All posts by jghsys

Book: This Is Not Propaganda

Excerpts: “In a world where even the most authoritarian regimes struggle to impose censorship, one has to surround audiences with so much cynicism about anyone’s motives, persuade them that behind every seemingly benign motivations is a nefarious, if impossible-to-prove plot, so that they lose faith in the possibility of an alternative, a tactic the renowned Russian media analyst Vasily Gatove calls ‘white jamming'” (p. 49).

“If all information is seen as part of a war, out go any dreams of a global information space where ideas flow freely, bolstering deliberative democracy. Instead, the best future one can hope for is an ‘information peace’ in which each side respects the other’s information sovereignty: a favored concept of both Beijing and Moscow, and essentially a cover for censorship” (p. 85).

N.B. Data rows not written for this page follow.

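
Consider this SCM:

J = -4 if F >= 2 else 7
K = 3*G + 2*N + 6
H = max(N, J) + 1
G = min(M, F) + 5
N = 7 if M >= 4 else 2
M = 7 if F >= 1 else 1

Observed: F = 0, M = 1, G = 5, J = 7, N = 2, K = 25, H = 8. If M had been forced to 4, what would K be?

35

Under do(M=4), the mechanism M = 7 if F >= 1 else 1 is discarded; M is fixed at 4.
G = min(M, F) + 5  [with M=4, F=0]  = 5
N = 7 if M >= 4 else 2  [with M=4]  = 7
K = 3*G + 2*N + 6  [with G=5, N=7]  = 35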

“Suddenly, the Russia I had known seemed all around me: a radical relativism that implies truth is unknowable, the future dissolving into nasty nostalgia, conspiracy replacing ideology, facts equated to fibs, conversation collapsing into mutual accusations that every argument is just information warfare, and the sense that everything under one’s feet is constantly moving, inherently unstable, liquid” (p. 171).

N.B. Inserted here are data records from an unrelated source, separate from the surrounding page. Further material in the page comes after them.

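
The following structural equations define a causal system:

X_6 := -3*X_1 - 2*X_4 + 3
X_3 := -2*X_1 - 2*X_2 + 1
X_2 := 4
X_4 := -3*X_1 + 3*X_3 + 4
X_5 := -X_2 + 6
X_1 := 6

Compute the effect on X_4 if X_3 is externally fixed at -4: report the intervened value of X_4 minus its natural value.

45

The intervention breaks the incoming arrows to X_3: X_3 := -2*X_1 - 2*X_2 + 1 no longer applies, and X_3 = -4.
X_4 = -3*X_1 + 3*X_3 + 4  [with X_1=6, X_3=-4]  = -26
Without intervention: X_3 = -2*X_1 - 2*X_2 + 1  [with X_1=6, X_2=4]  = -19; X_4 = -3*X_1 + 3*X_3 + 4  [with X_1=6, X_3=-19]  = -71.
Change = -26 − (-71) = 45.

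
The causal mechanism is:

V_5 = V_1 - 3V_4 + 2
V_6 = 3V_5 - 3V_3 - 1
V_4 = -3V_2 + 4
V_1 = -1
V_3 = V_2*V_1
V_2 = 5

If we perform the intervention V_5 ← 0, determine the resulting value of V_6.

14

The intervention breaks the incoming arrows to V_5: V_5 = V_1 - 3V_4 + 2 no longer applies, and V_5 = 0.
V_3 = V_2*V_1  [with V_2=5, V_1=-1]  = -5
V_6 = 3V_5 - 3V_3 - 1  [with V_5=0, V_3=-5]  = 14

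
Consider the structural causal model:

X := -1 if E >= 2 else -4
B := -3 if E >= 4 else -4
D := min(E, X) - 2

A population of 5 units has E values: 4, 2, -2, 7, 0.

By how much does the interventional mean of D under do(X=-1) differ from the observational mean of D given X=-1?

-0.2

Under do(X=-1), X's equation is replaced by X=-1 for every unit. Per-unit D: -3, -3, -4, -3, -3. Mean = -3.2.
Observing X=-1 restricts to units where X's equation naturally yields -1: E ∈ {4, 2, 7}. In that subpopulation D = -3, -3, -3, mean -3.
Difference = -3.2 − (-3) = -0.2.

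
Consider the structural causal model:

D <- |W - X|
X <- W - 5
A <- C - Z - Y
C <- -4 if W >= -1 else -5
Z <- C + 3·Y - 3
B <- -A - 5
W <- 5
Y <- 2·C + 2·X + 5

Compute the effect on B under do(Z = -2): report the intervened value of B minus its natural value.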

“As Thomas Borwick and others would discover decades later, in an age in which all the old ideologies have vanished and there is no competition over coherent political ideas, the aim becomes to lasso together disparate groups around a new notion of the people, an amorphous but powerful emotion that each can interpret in their own way, and then seal it by conjuring up phantom enemies who threaten to undermine it” (p. 174-175).

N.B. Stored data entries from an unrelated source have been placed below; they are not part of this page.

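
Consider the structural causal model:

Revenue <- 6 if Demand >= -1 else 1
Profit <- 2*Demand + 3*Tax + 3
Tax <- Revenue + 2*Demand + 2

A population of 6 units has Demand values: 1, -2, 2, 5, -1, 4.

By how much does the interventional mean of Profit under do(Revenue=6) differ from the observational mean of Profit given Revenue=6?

The intervention sets Revenue=6 in all 6 units regardless of Demand. Recomputing Profit per unit gives 35, 11, 43, 67, 19, 59; average 39.
Observing Revenue=6 restricts to units where Revenue's equation naturally yields 6: Demand ∈ {1, 2, 5, -1, 4}. In that subpopulation Profit = 35, 43, 67, 19, 59, mean 44.6.
Difference = 39 − 44.6 = -5.6.

-5.6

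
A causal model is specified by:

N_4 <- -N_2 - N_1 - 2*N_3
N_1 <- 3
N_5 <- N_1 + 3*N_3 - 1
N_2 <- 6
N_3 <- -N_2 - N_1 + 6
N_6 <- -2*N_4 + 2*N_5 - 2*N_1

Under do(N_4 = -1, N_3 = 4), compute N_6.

24

The joint intervention fixes N_4 = -1, N_3 = 4, removing each variable's own equation.
N_5 = N_1 + 3*N_3 - 1  [with N_1=3, N_3=4]  = 14
N_6 = -2*N_4 + 2*N_5 - 2*N_1  [with N_4=-1, N_5=14, N_1=3]  = 24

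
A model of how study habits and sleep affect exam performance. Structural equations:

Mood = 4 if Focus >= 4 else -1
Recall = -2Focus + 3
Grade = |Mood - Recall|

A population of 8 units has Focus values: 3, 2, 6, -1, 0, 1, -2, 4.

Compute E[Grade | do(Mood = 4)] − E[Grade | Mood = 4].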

“Maybe there’s a simple cultural logic at work here. If our own ideological coherence was based partly on opposition to the Soviet Union’s, when it collapsed, we inevitably would follow” (p. 176).

“This is the potential nightmare of the new media: the idea that our data might know more about us than we do, and that this is then being used to influence us without our knowledge” (p. 183).

Pomerantsev, Peter (2019). This is Not Propaganda: Adventures in the War Against Reality. New York: Public Affairs.